Ms.Puddles, really, thank you so much!!! I studied Spanish in high school, and now, 45 years later, have been Duo for nine months, and this is the first time I've heard (read) this explanation. Now it all makes sense!!! I can't give you a lingot here, but when i see you again i will, and it will be for THIS!!! (POR ESTO, LOL)
REgards "cities" and "towns": Although roughly and colloquially correct in the U.S., but....
When it actually comes to defining, or categorizing, any urban area or developed area, it is far from that simple. For examples there are many urban/developed areas that in between the size of Tribune, KA, and Dallas, TX.

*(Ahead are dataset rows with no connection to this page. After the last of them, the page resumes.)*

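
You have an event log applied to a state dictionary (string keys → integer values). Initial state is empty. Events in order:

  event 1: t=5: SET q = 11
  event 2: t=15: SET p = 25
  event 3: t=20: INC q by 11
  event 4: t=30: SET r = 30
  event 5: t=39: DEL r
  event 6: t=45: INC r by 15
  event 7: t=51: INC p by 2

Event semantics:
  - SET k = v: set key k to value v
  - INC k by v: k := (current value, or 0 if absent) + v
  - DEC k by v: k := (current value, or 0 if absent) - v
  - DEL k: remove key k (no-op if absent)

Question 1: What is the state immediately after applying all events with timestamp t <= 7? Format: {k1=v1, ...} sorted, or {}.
Apply events with t <= 7 (1 events):
  after event 1 (t=5: SET q = 11): {q=11}

Answer: {q=11}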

Note that the official name of "Tribume" is "City of Tribune". Note also that the City of Tribune" is part of a consolidated city-county government called "City of Tribune and Greeley County."
Tribune has a a "city population" of 741 persons.
See this "Tribune City" map: http://www.ksdot.org/Assets/wwwksdotorg/bureaus/burTransPlan/maps/city-pdf/tribune.pdf
For those interest in the reality of the issue, this reference will explain how complicated the issue is.
Yes. Este works like an adjective, meaning it changes its ending depending on the gender and number of the object it refers to:
- este pueblo - this town (singular, masculine)
- esta playa - this beach (singular, feminine)
- estos hombres - these men (plural, masculine)
- estas mesas - these tables (plural, feminine)
You'll also stumble across esto occasionally, which is a neutral pronoun that is used when "this" is not referring to any particular noun. For example: "Esto no es bueno." - "This is not good."
Roger, esté is a conjugation of the verb estar, "to be". Specifically it's the 1st and 3rd-person singular Present Subjunctive form, so it's only used in some weird cases:
- No creo que él esté cansado. - I don't think that he is tired.
- Es importante que esté lista. - It's important that I am ready.
- Señor, esté más vigilante. - Sir, be more attentive.
It has nothing to do with the demonstrative este, which means "this".